1. Teammitglieder blockieren gegenseitig den Ideenfluss
Im Fall der Studien von 2005 zeigte sich, dass sich die Kandidaten gegenseitig blockierten, weil das Warten auf das Ende eines anderen Redebeitrags die Kreativität aller Teilnehmenden hemmte (sog. Produktionsblockierung).
Wie lässt sich dieses Problem umgehen? Man kombiniert das Brainstorming mit einer Phase des stillen Notizenmachens im Vorfeld. Alternativ kann die Gruppe auch zum Brainwriting greifen, in dem parallel Ideen notiert werden, statt sie sprachlich beizutragen. Als weitere Option bietet sich an, das Brainstorming virtuell oder mediengestützt durchzuführen.
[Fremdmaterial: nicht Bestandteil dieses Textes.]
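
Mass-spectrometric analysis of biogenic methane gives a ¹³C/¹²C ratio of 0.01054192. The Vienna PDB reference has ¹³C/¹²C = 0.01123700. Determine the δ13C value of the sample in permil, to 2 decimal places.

δ13C = (R_sample / R_standard − 1) × 1000
R_sample / R_standard = 0.01054192 / 0.01123700 = 0.938144
δ13C = (0.938144 − 1) × 1000 = -61.856 permil

-61.86 permil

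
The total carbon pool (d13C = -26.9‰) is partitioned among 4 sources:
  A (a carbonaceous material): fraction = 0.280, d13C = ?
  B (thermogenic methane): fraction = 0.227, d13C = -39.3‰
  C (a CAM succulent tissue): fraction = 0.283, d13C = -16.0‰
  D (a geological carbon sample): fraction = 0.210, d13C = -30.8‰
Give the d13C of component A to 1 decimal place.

Isotope mass balance: δ_bulk = Σ fᵢ·δᵢ.
-26.9 = 0.280×δ_A + 0.227×(-39.3) + 0.283×(-16.0) + 0.210×(-30.8)
0.280·δ_A = -26.9 − (-19.917) = -6.983
δ_A = -6.983 / 0.280 = -24.94‰

-24.9‰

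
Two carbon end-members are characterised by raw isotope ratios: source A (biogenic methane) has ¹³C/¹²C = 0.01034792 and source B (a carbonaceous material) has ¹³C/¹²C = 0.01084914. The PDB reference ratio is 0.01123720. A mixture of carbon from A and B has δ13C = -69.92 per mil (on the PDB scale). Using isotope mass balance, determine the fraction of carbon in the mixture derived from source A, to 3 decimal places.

0.793

δ_A = (0.01034792/0.01123720 − 1)×1000 = (0.920863 − 1)×1000 = -79.137 per mil
δ_B = (0.01084914/0.01123720 − 1)×1000 = (0.965466 − 1)×1000 = -34.534 per mil
f_A = (δ_mix − δ_B)/(δ_A − δ_B) = (-69.92 − (-34.534))/(-79.137 − (-34.534))
f_A = -35.386 / -44.604 = 0.7934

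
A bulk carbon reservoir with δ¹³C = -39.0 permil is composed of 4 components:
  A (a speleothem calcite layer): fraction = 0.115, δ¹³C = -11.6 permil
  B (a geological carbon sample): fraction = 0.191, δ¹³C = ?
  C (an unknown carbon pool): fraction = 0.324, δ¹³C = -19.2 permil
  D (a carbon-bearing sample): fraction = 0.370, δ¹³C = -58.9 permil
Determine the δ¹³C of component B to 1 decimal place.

-50.5 permil

Isotope mass balance: δ_bulk = Σ fᵢ·δᵢ.
-39.0 = 0.115×(-11.6) + 0.191×δ_B + 0.324×(-19.2) + 0.370×(-58.9)
0.191·δ_B = -39.0 − (-29.348) = -9.652
δ_B = -9.652 / 0.191 = -50.54 permil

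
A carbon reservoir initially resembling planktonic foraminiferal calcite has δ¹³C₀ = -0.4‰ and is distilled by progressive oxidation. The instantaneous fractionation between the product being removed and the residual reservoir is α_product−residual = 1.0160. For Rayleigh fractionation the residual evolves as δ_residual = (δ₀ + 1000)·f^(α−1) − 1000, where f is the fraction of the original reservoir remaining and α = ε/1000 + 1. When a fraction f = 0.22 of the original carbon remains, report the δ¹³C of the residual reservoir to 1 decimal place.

Rayleigh residual: δ_res = (δ₀ + 1000)·f^(α−1) − 1000
α − 1 = 0.01600
f^(α−1) = 0.22^(0.01600) = 0.976065
δ_res = (-0.4 + 1000) × 0.976065 − 1000 = 975.675 − 1000 = -24.33‰

-24.3‰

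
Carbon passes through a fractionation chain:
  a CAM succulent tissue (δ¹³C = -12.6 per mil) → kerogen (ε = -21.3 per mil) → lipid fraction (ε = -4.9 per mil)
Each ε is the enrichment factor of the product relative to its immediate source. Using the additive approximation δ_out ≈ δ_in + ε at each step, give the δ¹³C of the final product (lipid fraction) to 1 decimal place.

-38.8 per mil

step 1: δ ≈ -12.6 + (-21.3) = -33.9 per mil
step 2: δ ≈ -33.9 + (-4.9) = -38.8 per mil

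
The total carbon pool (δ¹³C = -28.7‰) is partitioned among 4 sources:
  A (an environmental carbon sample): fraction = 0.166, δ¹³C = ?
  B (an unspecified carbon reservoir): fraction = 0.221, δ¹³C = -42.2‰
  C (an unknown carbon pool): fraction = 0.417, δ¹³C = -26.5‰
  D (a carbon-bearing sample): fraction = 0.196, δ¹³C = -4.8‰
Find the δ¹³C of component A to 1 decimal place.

-44.5‰

Isotope mass balance: δ_bulk = Σ fᵢ·δᵢ.
-28.7 = 0.166×δ_A + 0.221×(-42.2) + 0.417×(-26.5) + 0.196×(-4.8)
0.166·δ_A = -28.7 − (-21.317) = -7.383
δ_A = -7.383 / 0.166 = -44.47‰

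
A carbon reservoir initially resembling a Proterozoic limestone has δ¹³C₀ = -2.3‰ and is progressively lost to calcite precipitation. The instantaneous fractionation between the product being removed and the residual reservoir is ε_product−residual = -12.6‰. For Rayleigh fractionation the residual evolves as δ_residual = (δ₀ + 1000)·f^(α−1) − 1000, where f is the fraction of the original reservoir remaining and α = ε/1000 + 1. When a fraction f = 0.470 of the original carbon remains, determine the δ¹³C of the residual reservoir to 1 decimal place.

7.2‰

Rayleigh residual: δ_res = (δ₀ + 1000)·f^(α−1) − 1000
α = ε/1000 + 1 = 0.98740, so α − 1 = -0.01260
f^(α−1) = 0.470^(-0.01260) = 1.009559
δ_res = (-2.3 + 1000) × 1.009559 − 1000 = 1007.237 − 1000 = 7.24‰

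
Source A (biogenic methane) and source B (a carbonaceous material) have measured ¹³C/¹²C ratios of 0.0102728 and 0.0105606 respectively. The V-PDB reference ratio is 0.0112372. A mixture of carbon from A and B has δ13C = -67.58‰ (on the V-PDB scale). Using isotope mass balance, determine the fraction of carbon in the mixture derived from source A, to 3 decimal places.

δ_A = (0.0102728/0.0112372 − 1)×1000 = (0.914178 − 1)×1000 = -85.822‰
δ_B = (0.0105606/0.0112372 − 1)×1000 = (0.939789 − 1)×1000 = -60.211‰
f_A = (δ_mix − δ_B)/(δ_A − δ_B) = (-67.58 − (-60.211))/(-85.822 − (-60.211))
f_A = -7.369 / -25.611 = 0.2877

0.288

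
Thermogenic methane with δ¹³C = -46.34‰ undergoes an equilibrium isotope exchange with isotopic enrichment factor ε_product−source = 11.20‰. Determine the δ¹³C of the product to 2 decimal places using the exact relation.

-35.66‰

Exactly, δ_product = (δ_source + 1000)·(ε/1000 + 1) − 1000.
δ_product = (-46.34 + 1000) × (11.20/1000 + 1) − 1000
δ_product = -35.659‰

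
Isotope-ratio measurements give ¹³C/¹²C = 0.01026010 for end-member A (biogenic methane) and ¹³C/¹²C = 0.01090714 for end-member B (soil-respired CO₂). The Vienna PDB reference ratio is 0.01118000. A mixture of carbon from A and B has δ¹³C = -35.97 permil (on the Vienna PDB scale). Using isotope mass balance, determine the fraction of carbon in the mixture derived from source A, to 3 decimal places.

δ_A = (0.01026010/0.01118000 − 1)×1000 = (0.917719 − 1)×1000 = -82.281 permil
δ_B = (0.01090714/0.01118000 − 1)×1000 = (0.975594 − 1)×1000 = -24.406 permil
f_A = (δ_mix − δ_B)/(δ_A − δ_B) = (-35.97 − (-24.406))/(-82.281 − (-24.406))
f_A = -11.564 / -57.875 = 0.1998

0.200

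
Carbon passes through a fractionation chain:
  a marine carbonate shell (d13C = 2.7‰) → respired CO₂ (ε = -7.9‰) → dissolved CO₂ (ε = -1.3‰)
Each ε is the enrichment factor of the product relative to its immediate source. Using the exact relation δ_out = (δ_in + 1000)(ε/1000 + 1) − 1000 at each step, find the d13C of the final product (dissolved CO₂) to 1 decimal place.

-6.5‰

step 1: δ = (2.70 + 1000)·(-7.9/1000 + 1) − 1000 = -5.22‰
step 2: δ = (-5.22 + 1000)·(-1.3/1000 + 1) − 1000 = -6.51‰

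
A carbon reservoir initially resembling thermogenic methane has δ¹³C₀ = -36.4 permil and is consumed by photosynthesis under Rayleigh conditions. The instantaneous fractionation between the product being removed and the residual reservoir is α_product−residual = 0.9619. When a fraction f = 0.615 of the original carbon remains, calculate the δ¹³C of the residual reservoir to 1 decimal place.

Rayleigh residual: δ_res = (δ₀ + 1000)·f^(α−1) − 1000
α − 1 = -0.03810
f^(α−1) = 0.615^(-0.03810) = 1.018694
δ_res = (-36.4 + 1000) × 1.018694 − 1000 = 981.614 − 1000 = -18.39 permil

-18.4 permil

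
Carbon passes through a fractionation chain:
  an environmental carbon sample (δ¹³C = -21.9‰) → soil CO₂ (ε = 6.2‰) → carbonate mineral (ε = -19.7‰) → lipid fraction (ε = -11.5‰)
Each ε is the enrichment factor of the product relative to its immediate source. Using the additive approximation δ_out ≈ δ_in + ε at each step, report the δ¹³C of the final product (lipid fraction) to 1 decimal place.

-46.9‰

step 1: δ ≈ -21.9 + (6.2) = -15.7‰
step 2: δ ≈ -15.7 + (-19.7) = -35.4‰
step 3: δ ≈ -35.4 + (-11.5) = -46.9‰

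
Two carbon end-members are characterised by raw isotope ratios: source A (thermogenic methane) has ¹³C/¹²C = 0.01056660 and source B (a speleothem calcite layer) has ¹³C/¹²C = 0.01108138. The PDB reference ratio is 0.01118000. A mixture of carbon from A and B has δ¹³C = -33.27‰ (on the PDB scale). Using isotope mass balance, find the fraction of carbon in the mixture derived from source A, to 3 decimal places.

δ_A = (0.01056660/0.01118000 − 1)×1000 = (0.945134 − 1)×1000 = -54.866‰
δ_B = (0.01108138/0.01118000 − 1)×1000 = (0.991179 − 1)×1000 = -8.821‰
f_A = (δ_mix − δ_B)/(δ_A − δ_B) = (-33.27 − (-8.821))/(-54.866 − (-8.821))
f_A = -24.449 / -46.045 = 0.5310

0.531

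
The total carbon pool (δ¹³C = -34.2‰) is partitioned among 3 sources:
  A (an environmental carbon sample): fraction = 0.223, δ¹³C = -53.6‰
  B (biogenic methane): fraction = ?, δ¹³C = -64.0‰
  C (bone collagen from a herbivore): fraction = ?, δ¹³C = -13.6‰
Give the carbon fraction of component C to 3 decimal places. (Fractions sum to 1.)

0.545

Let f_C and f_B be the unknown fractions; fractions sum to 1 so f_C + f_B = 0.777.
Mass balance: Σ fᵢ·δᵢ = δ_bulk ⇒ f_C·(-13.6) + f_B·(-64.0) = -34.2 − (-11.953) = -22.247
Substitute f_B = 0.777 − f_C:
f_C·(-13.6 − -64.0) = -22.247 − 0.777×(-64.0) = 27.481
f_C = 27.481 / 50.4 = 0.5453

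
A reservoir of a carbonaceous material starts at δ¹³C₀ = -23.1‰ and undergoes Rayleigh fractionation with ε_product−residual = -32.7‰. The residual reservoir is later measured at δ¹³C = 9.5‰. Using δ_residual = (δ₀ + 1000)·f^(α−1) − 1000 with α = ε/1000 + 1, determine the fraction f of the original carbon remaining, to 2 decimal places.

α − 1 = ε/1000 = -0.0327
(δ_res + 1000)/(δ₀ + 1000) = (9.5 + 1000)/(-23.1 + 1000) = 1009.5/976.9 = 1.033371
f = 1.033371^(1/-0.0327) = exp(ln(1.033371)/-0.0327) = exp(0.03283/-0.0327)
f = exp(-1.0039) = 0.3665

0.37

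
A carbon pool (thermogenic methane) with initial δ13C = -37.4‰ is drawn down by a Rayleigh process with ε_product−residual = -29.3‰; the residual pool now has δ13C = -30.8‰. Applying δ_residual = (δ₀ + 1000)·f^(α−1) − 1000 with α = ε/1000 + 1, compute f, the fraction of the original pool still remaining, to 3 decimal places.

0.792

α − 1 = ε/1000 = -0.0293
(δ_res + 1000)/(δ₀ + 1000) = (-30.8 + 1000)/(-37.4 + 1000) = 969.2/962.6 = 1.006856
f = 1.006856^(1/-0.0293) = exp(ln(1.006856)/-0.0293) = exp(0.00683/-0.0293)
f = exp(-0.2332) = 0.7920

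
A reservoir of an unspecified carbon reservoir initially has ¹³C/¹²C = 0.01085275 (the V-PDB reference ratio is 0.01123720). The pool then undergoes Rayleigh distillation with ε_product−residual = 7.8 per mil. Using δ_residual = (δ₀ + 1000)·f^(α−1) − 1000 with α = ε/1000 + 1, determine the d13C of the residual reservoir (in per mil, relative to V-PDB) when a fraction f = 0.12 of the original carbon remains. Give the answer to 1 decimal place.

δ₀ = (0.01085275/0.01123720 − 1)×1000 = (0.965788 − 1)×1000 = -34.212 per mil
α − 1 = ε/1000 = 0.0078
f^(α−1) = 0.12^(0.0078) = 0.983598
δ_res = (-34.212 + 1000) × 0.983598 − 1000 = 949.947 − 1000 = -50.05 per mil

-50.1 per mil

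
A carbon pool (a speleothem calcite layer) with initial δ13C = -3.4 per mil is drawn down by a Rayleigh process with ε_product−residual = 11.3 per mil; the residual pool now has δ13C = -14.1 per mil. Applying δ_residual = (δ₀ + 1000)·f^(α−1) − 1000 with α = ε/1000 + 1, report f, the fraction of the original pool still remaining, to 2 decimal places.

0.38

α − 1 = ε/1000 = 0.0113
(δ_res + 1000)/(δ₀ + 1000) = (-14.1 + 1000)/(-3.4 + 1000) = 985.9/996.6 = 0.989263
f = 0.989263^(1/0.0113) = exp(ln(0.989263)/0.0113) = exp(-0.01079/0.0113)
f = exp(-0.9553) = 0.3847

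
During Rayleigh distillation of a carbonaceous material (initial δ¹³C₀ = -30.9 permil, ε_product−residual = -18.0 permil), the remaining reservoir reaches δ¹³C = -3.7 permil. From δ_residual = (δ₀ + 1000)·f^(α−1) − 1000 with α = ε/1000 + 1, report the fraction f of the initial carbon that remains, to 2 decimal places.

α − 1 = ε/1000 = -0.0180
(δ_res + 1000)/(δ₀ + 1000) = (-3.7 + 1000)/(-30.9 + 1000) = 996.3/969.1 = 1.028067
f = 1.028067^(1/-0.0180) = exp(ln(1.028067)/-0.0180) = exp(0.02768/-0.0180)
f = exp(-1.5378) = 0.2149

0.21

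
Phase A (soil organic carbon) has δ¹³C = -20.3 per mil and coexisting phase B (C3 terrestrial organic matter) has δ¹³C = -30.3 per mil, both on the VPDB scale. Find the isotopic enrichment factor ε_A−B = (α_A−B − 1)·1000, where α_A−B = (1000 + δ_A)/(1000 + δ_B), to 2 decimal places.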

2. Die Problemstellung ist unscharf
Ein weiterer Fallstrick: Die Definition der Frage ist nicht eindeutig genug. Wenn die einzelnen Mitglieder der Arbeitsgruppe nicht auf das gleiche Ziel hinarbeiten, weil es hier Doppeldeutigkeiten oder Missverständnisse gibt, kann das Brainstorming nicht funktionieren.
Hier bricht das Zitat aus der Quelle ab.